Pakhtakor: O manda-chuva do Uzbequistão

O Uzbequistão vem se tornando uma nação digna de respeito no cenário do futebol asiático, nos últimos anos. A seleção nacional chegou às quartas-de-final na última edição da Copa da Ásia, em 2004, e, se não fosse pelo juiz, teria chegado à repescagem das eliminatórias da Copa 2006, contra Trinidad e Tobago.

Os times do país ainda não conquistaram nenhum título internacional, mas já andam conseguindo alguns bons resultados na Liga dos Campeões da Ásia. A bola da vez é o Pakhtakor, de Tashkent, a capital uzbeque. Atual pentacampeão do país, o clube foi semifinalista da competição continental por duas oportunidades e é considerado um dos principais times daquela região.

Quando éramos soviéticos

O time surgiu em 1956, quando ainda existia a União Soviética. A primeira partida foi no dia 8 de abril, quando enfrentou uma equipe de Molotova (hoje Perm), da Rússia, vencida por 1 a 0, gol marcado por Lazez Maksudov, em cobrança de falta. Naquele ano mesmo, disputou a segunda zona da Klass B, a Segundona soviética, terminando em 13º lugar.

Em 1960, com a expansão da primeira divisão soviética, o Pakhtakor foi colocado no grupo B do campeonato, sempre estando nas primeiras posições da chave. Mas acabou rebaixado em 1963, e ficou como ‘time io-iô’ até o fim da década seguinte. A melhor colocação da equipe na elite soviética foi o sexto lugar alcançado em 1982.

Mas o clube teria melhor história na Copa da URSS. Na temporada 1967/8, chegou a seu melhor resultado, participando da grande final.

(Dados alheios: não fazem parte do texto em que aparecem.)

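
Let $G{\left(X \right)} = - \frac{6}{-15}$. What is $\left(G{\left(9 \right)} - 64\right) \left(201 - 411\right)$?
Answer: $13356$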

No entanto, caiu diante do Torpedo Moscou pela contagem mínima e ficou com o vice.

O melhor do Uzbequistão

Assim que a URSS se desmantelou, o Pakhtakor foi disputar o campeonato do Uzbequistão e, logo na primeira temporada, em 1992, foi campeão, dividindo o título com aquele se tornaria seu maior rival no novo país, o Neftchi, de Fergana.

Após o primeiro título nacional, apenas em 1998 o time da capital teve o gostinho de gritar “é campeão” de novo, superando o Neftchi. O título seguinte, em 2002, iniciaria a atual série de cinco conquistas nacionais seguidas do Pakhtakor, quase sempre tendo logo atrás o time de Fergana, sendo esta a rivalidade que domina no país.

Na Copa do Uzbequistão, o clube tem oito conquistas. Nela também vai conseguindo uma seqüência de títulos, apenas um número maior do que a de campeonatos locais: seis. E é o Neftchi a equipe que mais desbancou na briga pela copa nacional, tendo o vencido na final por quatro vezes.

Destino: Ásia

Dominando o cenário nacional, o próximo passo seria, naturalmente, tornar-se potência continental. Pois bem, na extinta Recopa Asiática, o clube avançou até as quartas-de-final na edição da temporada 1998/9, sendo derrotado pelo saudita Al Ittihad, sendo esta sua melhor participação no campeonato.

Já na Liga dos Campeões Asiáticos, a coisa tem sido um pouco melhor. O clube foi semifinalista duas vezes do campeonato: em 2002/3, caiu diante do BEC Tero Sasana, da Tailândia. Na temporada seguinte, seu algoz foi o Seongnam, da Coréia do Sul.

Mas o time já tem um título internacional. Conquistou em 2007 a CIS Cup, copa envolvendo os membros da Comunidade dos Estados Independentes, a ‘sucessora’ da União Soviética. Deixou para trás clubes como Shakthar Donetsk e OFK Belgrado (que participou como convidado) para enfrentar o letão Ventspils na final e vencê-lo nas cobranças de pênaltis, após 0 a 0 no placar. É um bom começo para quem almeja o topo do futebol asiático.